En un siècle et demi, ce postulat de départ libérant les fortunes mobilières privées et les banques s’est trouvé renforcé, au cours de la période étudiée, par une politique conservatrice menée par les catholiques. Au XIXe siècle, plusieurs ministres libéraux dont Walthère Frère-Orban tentent de remoraliser le système qui fait de la Belgique le plus vieux paradis fiscal du monde avec la Suisse. En vain. Les premiers socialistes à la manœuvre n’y parviendront pas plus. Les forces conservatrices résisteront même… à l’occupant. Il faudra attendre la fin de la Première Guerre mondiale pour qu’une nouvelle donne corrige quelque peu le postulat de départ.

Deux périodes tentent de s’en écarter. Durant les années 1920 apparaît l’impôt global progressif et cédulaire (déclaration obligatoire), à l’initiative du POB, mais le secret bancaire et la non taxation des holdings permettent de préserver, voire renforcer l’attractivité fiscale du pays.

La correction sera de courte durée, le généreux système libéral du XIXe à l’égard des valeurs mobilières étant rapidement réinstauré. À partir de cette période, et surtout après la Seconde Guerre mondiale, ce sont surtout les travailleurs qui se verront infliger une augmentation de la fiscalité sur leurs revenus, le tout dans un cadre fiscal resté globalement figé.

Il y eut bien l’exception de « l’opération Gutt » qui – rare victoire sur les catholiques – taxa tous azimuts, pendant quelques années, au nom de l’effort de réparation et en guise d’équité pour faire participer « les bénéfices de guerre ». Les contribuables doivent justifier qu’ils ne se sont pas enrichis alors que la population souffrait pendant la guerre.

Il répond avec humour aux menaces des contestateurs, dignes de ce qui peut se lire aujourd’hui sur X (anciennement Twitter): « L’énergie est remarquable, l’orthographe approximative (…) Je vous jure bien que si on fraudait l’impôt en 1940, ce n’était pas la faute du ministre des Finances ». Et de conclure qu’on pouvait effectivement être « un très bon Belge » en voyant son patrimoine augmenter pendant la guerre mais qu’on en serait assurément « un très mauvais » à hésiter de reverser à la communauté alors même que l’enrichissement s’est produit au cours « d’un désastre national ».

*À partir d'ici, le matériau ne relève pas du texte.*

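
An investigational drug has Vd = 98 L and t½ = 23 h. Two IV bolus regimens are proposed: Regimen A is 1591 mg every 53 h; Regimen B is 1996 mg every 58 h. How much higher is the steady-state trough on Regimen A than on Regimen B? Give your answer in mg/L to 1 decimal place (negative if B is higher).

-0.2 mg/L

Regimen A: f = (1/2)^(53/23) ≈ 0.2025; Cmin,ss = (1591/98)·f/(1−f) ≈ 4.122 mg/L.
Regimen B: f = (1/2)^(58/23) ≈ 0.1741; Cmin,ss = (1996/98)·f/(1−f) ≈ 4.293 mg/L.
Difference ≈ 4.122 − 4.293 ≈ -0.171 mg/L.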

Après la guerre, l’impôt sur le travail change de nature alors qu’émerge l’État-providence et à travers lui l’expertise bureaucratique. Cette émergence s’accompagne de la mise en place de politiques keynésiennes d’encadrement du capitalisme, qui aboutiront à la globalisation des impôts sur les revenus en 1962, « dernière étape de la mise en place d’un capitalisme civilisé ». Elle durera vingt ans jusqu’en 1983, lorsque l’IPP sera déglobalisé.

Pendant ce temps, les fortunes mobilières étaient restées et restent toujours largement à l’abri. « En 2021 », note Simon Watteyne, « les économistes Thomas Torslov, Ludvig Vier et Gabriel Zucman placent la Belgique parmi les six paradis fiscaux européens, aux côtés des Pays-Bas, du Luxembourg, de l’Irlande, de Chypre et de Malte ». Tout est politique, à commencer par la fiscalité. « Lever l’impôt en Belgique », 422 pages, a reçu le Prix Jean Stengers 2022 décerné par la classe des Lettres et des Sciences morales et politiques de l’Académie royale de Belgique. Simon Watteyne est docteur en histoire.